Cette réponse pénale parait en effet de prime abord d'autant plus efficace qu'elle pourrait être mise en ?uvre sans difficulté par voie d'ordonnance pénale (c'est-à-dire dans le cadre d'une procédure simplifiée permettant au juge de prononcer sans débat préalable ni motivation, une amende notifiée au prévenu par lettre recommandée A/R), que le montant de l'amende encourue, quel que soit le nombre de fichiers téléchargés, est dissuasif (1.500 euros), et que le juge pénal pourra confisquer la "chose" ayant servi à commettre l'infraction, en l'occurrence l'ordinateur ou tout équipement portable multimédia ayant permis le téléchargement.

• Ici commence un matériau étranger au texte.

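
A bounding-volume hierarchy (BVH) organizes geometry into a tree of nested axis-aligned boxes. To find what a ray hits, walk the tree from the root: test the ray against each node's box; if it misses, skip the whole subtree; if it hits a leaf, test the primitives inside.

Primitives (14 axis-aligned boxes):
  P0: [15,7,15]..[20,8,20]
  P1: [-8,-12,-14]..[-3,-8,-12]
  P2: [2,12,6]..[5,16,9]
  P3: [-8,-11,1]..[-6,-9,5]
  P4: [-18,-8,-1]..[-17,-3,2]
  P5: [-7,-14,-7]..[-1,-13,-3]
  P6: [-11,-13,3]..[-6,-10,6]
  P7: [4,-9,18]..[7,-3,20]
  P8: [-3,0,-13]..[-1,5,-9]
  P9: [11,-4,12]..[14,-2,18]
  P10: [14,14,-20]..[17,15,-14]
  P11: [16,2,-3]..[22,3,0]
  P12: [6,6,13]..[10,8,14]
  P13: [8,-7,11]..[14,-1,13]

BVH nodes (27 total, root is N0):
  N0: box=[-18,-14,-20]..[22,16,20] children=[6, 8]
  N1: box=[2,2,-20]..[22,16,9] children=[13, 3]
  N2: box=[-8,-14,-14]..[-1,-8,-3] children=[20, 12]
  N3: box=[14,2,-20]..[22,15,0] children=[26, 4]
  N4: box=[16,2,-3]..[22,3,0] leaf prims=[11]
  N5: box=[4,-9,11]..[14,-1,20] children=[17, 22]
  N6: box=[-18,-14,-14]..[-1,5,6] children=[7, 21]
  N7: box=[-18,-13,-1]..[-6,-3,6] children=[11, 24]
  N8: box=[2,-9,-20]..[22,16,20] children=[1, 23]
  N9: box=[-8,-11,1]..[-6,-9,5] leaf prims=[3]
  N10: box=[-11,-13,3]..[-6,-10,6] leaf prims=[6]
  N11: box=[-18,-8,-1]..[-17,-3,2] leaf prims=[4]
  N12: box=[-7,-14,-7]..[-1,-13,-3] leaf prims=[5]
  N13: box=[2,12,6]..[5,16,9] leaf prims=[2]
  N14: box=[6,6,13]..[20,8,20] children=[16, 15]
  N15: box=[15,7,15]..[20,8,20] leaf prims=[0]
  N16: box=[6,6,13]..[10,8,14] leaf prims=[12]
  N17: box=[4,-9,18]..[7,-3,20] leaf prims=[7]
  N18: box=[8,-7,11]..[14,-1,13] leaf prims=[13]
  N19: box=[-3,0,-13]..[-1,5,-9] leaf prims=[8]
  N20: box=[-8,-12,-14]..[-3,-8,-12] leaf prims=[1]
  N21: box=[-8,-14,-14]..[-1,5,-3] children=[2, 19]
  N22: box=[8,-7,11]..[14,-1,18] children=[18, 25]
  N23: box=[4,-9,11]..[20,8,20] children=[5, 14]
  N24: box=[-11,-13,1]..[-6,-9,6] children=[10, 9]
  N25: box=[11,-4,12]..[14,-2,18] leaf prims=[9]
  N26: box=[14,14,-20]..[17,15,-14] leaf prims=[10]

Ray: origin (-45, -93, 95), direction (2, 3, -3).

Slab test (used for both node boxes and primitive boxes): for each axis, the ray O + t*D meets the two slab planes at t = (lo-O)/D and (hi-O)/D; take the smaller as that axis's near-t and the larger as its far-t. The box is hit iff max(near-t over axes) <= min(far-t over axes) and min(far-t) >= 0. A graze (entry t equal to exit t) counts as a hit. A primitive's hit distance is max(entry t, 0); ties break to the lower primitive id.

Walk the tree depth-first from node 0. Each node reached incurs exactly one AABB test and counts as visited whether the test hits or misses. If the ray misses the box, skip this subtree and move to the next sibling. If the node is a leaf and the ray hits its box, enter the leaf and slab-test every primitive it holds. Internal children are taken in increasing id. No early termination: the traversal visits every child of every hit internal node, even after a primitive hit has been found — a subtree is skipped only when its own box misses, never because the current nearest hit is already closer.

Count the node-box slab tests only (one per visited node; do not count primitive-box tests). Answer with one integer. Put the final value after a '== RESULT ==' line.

Trace the traversal:
N0 x:[27/2,67/2] y:[79/3,109/3] z:[25,115/3] -> hit [79/3,67/2], descend [6, 8]
  N6 x:[27/2,22] y:[79/3,98/3] z:[89/3,109/3] -> miss, prune
  N8 x:[47/2,67/2] y:[28,109/3] z:[25,115/3] -> hit [28,67/2], descend [1, 23]
    N1 x:[47/2,67/2] y:[95/3,109/3] z:[86/3,115/3] -> hit [95/3,67/2], descend [3, 13]
      N3 x:[59/2,67/2] y:[95/3,36] z:[95/3,115/3] -> hit [95/3,67/2], descend [4, 26]
        N4 x:[61/2,67/2] y:[95/3,32] z:[95/3,98/3] -> hit [95/3,32] leaf, test {P11@t=95/3}
        N26 x:[59/2,31] y:[107/3,36] z:[109/3,115/3] -> miss, prune
      N13 x:[47/2,25] y:[35,109/3] z:[86/3,89/3] -> miss, prune
    N23 x:[49/2,65/2] y:[28,101/3] z:[25,28] -> hit [28,28], descend [5, 14]
      N5 x:[49/2,59/2] y:[28,92/3] z:[25,28] -> hit [28,28], descend [17, 22]
        N17 x:[49/2,26] y:[28,30] z:[25,77/3] -> miss, prune
        N22 x:[53/2,59/2] y:[86/3,92/3] z:[77/3,28] -> miss, prune
      N14 x:[51/2,65/2] y:[33,101/3] z:[25,82/3] -> miss, prune

Summary -> nodes [0, 6, 8, 1, 3, 4, 26, 13, 23, 5, 17, 22, 14]; box-tests=13; leaf-entries=1; first=P11

== RESULT ==
13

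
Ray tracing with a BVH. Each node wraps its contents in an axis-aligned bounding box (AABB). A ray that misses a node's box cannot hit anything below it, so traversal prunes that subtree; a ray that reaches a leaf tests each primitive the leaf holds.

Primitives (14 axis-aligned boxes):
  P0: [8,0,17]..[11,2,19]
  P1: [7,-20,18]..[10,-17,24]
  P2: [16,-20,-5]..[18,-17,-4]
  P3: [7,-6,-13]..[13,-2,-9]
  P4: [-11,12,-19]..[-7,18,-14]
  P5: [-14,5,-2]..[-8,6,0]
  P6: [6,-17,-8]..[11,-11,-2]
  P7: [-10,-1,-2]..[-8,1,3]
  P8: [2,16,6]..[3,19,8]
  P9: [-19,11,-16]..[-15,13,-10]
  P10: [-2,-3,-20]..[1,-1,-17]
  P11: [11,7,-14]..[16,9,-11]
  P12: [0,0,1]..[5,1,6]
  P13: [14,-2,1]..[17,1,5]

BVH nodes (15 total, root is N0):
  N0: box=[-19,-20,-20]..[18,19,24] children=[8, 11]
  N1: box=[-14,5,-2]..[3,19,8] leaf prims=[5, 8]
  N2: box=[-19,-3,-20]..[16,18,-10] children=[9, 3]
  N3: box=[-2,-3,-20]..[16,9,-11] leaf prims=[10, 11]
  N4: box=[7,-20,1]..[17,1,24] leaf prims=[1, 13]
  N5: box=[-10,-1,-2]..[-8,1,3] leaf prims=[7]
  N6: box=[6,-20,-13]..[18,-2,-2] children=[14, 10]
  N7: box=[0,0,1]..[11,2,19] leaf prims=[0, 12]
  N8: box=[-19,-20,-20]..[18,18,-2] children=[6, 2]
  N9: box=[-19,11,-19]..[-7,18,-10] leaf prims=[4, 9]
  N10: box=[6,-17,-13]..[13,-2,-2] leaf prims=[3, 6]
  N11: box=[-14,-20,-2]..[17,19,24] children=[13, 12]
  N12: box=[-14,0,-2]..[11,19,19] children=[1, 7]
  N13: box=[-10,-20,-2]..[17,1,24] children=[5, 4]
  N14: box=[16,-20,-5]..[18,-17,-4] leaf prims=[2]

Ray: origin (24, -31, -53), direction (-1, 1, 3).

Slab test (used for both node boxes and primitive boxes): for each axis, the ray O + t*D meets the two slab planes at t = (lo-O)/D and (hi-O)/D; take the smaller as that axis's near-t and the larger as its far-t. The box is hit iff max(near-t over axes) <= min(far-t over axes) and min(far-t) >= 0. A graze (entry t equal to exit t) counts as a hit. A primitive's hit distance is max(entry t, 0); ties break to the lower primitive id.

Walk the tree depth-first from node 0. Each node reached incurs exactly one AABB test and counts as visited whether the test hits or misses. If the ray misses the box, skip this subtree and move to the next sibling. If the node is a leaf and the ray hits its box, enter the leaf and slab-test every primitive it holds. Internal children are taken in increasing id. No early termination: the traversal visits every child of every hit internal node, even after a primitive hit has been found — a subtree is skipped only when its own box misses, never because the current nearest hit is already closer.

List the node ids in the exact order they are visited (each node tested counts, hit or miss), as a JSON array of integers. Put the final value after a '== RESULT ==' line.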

3° S'agissant du délit de contrefaçon, on peut s'interroger, en revanche, sur l'opportunité d'une poursuite par voie d'ordonnance pénale, non adaptée aux délits complexes et insuffisamment protectrice des intérêts des victimes.

4° De manière générale, et eu égard à l'attention toute particulière que le Conseil constitutionnel a apporté à la dernière loi Hadopi, les parlementaires devront s'interroger sur la constitutionnalité des dispositions du nouveau projet. Comment celui-ci appréhendera-t-il, s'il est saisi, les différentes suspensions au regard des principes de légalité et de proportionnalité des peines ? Comment analysera-t-il la différence de traitement pour le même délit (contrefaçon) entre deux justiciables (risque d'emprisonnement devant le tribunal correctionnel alors que seule une amende - et une éventuelle peine complémentaire - est encourue en matière d'ordonnance pénale) ?

Il faut espérer, pour la survie du secteur des industries culturelles, que naîtra du futur débat parlementaire un texte législatif cohérent susceptible d'entrer en vigueur rapidement et sans les difficultés qu'a connue la première loi Hadopi. La publication concomitante d'un décret définissant l'infraction à laquelle il est simplement fait allusion dans le présent projet de loi parait en outre nécessaire si la France souhaite se doter d'un dispositif de riposte graduée à la fois complet et efficace. La tâche du législateur est d'autant plus difficile qu'il doit concilier la stricte interprétation de la loi pénale avec le caractère évolutif du secteur des nouvelles technologies.